GOP's 'Class Warfare'
Re: Jack Lessenberry's "What do Democrats Stand For?" (Dec. 17), G.M. Ross of Lowell writes:
Professor Lessenberry is spot-on about Republicans "scream[ing] class warfare." Whenever I hear such an allegation, it inevitably comes from a right-wing mouth. They would not dream of class-consciousness, regular guys they depict themselves to be.
However, the GOP ought to know all about such strategy. As late as 2012, the party could ridicule food stamps in a country whose lower strata of the working class was still reeling from the Great Recession. About half of the 1994 "Contract [on] America" was pure class warfare in which the Republicans invited the middle class to attack the lower.
All Mixed Up
On Facebook, we got quite a variety of interesting responses to our piece on Centaur's bartender PJ Thomas, who said, "I hate the word 'mixologist.' It's just so pretentious." Readers posted:
Being in the industry I agree. Well said, PJ.
I've always called my bartenders "libation engineers."
I go with "alchemist." If I can't turn lead into gold, I'll at least make you glow!
Just drink beer. Problem solved.
No need to hate that word. Nobody says it.
I bartended for six years, and anyone calling themselves a "mixologist" is an asshole.
I find the word "mixologist" is used to define someone who has kicked the bartending craft up quite a few notches. I would find it a compliment. Anyone can be a bartender (I'm sure that will offend), but someone who puts together a libation that makes you raise an eyebrow and produces a smile, in my book, is a mixologist!
"Anyone can be a bartender"? Absolutely not. Unless you've been in the industry, you just won't understand. But I highly recommend watching a bartender work during a rush and you'll understand just how much of a learning curve there is to get to the point where you can handle one.
If we all wanted the exact same drink it would be fine. But we all know we want something special and I'm always willing to pay the price.
So they give them a made up title "mixologist" and think they know what a customer should pay them "dollar a drink or 20 percent, whatever's greater." These guys kill me.
"Hand-crafted" cocktails. That cracks me up. Because what are they using to pour if not their hands, as has been the case since mixed drinks were invented? So inane.
I love craft cocktails. And I call them bartenders.
Just shut up and pour me a drink!
Words Fail Us
Michael Jackman's blog post "101 Words We'd Like to Hear Less of in 2015" had plenty of readers nominating their own words not to use:
Please take "happy dance" and "woot woot" with you!!
"Bae," "fleet," "on point," "totes," "adorbs," and memes of any kind, etc. When Domino's Pizza and Gold Bond are tweeting your ish, it's not your ish anymore.
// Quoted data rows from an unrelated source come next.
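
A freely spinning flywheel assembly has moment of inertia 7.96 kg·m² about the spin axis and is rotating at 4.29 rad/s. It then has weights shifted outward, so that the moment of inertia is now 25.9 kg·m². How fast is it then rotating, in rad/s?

ω₂ ≈ 1.32 rad/s

With no external torque about the axis, L is conserved: I₁ω₁ = I₂ω₂.
ω₂ = I₁ω₁ / I₂ = (7.960)(4.29 rad/s) / (25.90) = 1.318 rad/s.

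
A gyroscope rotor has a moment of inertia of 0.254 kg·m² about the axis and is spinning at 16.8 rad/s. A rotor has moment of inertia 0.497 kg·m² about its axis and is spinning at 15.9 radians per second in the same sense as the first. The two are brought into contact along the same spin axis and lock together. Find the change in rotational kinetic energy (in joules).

ΔKE ≈ -0.0681 J

The coupling torques are internal; angular momentum about the shared axis is conserved.
Taking A's sense as positive: L = (0.2540)(16.8) + (0.4970)(15.9) = 12.17 kg·m²·rad/s.
Combined I = 0.2540 + 0.4970 = 0.7510 kg·m².
ω_f = L / I = 12.17 / 0.7510 = 16.20 rad/s.
KE_i = ½ΣIω² = 98.67 J; KE_f = ½(0.7510)(16.20)² = 98.60 J.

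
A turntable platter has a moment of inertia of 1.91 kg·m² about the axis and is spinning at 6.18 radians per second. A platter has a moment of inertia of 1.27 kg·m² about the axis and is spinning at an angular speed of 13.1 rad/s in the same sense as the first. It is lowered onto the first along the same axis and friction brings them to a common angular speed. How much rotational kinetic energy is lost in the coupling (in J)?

No external torque acts about the common axis, so total angular momentum is conserved.
Taking A's sense as positive: L = (1.910)(6.18) + (1.270)(13.1) = 28.44 kg·m²·rad/s.
Combined I = 1.910 + 1.270 = 3.180 kg·m².
ω_f = L / I = 28.44 / 3.180 = 8.944 rad/s.
KE_i = ½ΣIω² = 145.4 J; KE_f = ½(3.180)(8.944)² = 127.2 J.

ΔKE lost ≈ 18.3 J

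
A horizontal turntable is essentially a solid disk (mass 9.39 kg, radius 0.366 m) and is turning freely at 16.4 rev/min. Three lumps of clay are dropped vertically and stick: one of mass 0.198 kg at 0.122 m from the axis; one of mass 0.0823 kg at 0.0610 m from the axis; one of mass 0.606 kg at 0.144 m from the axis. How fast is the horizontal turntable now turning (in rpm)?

ω_f ≈ 16.0 rpm

The added mass arrives with no angular momentum about the axis, and any external torque about the axis is negligible, so the system's angular momentum is conserved.
I_p = ½(9.39)(0.366)² = 0.6289 kg·m².
Added inertia Σmr² = (0.198)(0.122)² + (0.0823)(0.0610)² + (0.606)(0.144)² = 0.01582 kg·m²; I_f = 0.6289 + 0.01582 = 0.6447 kg·m².
ω_f = I_p ω_i / I_f = (0.6289)(16.4) / 0.6447 = 16.00 rpm.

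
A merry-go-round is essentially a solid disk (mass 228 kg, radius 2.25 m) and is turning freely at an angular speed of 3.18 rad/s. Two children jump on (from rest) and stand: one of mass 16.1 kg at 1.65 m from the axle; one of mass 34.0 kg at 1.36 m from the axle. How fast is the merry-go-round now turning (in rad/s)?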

"At the end of the day...."
I am so sick and tired of "bucket list!" Way overused for the last several years!
"Squee" is my nomination. Please go away forever, "squee."
You can add "totally" to the list, please!!!
And starting a sentence with, "I mean"
I would settle for the permanent elimination of both "bro" and "dude."
"Outrage" and "hero" have both been so overused they no longer have any impact.
"Phenom," "'splaining" and "SMH."
You forgot to include, "just sayin'."
Take the word "haters" out of circulation
Please add "however," "process," and "do it in parallel."
And "genius" — it's applied to too many non-genius people.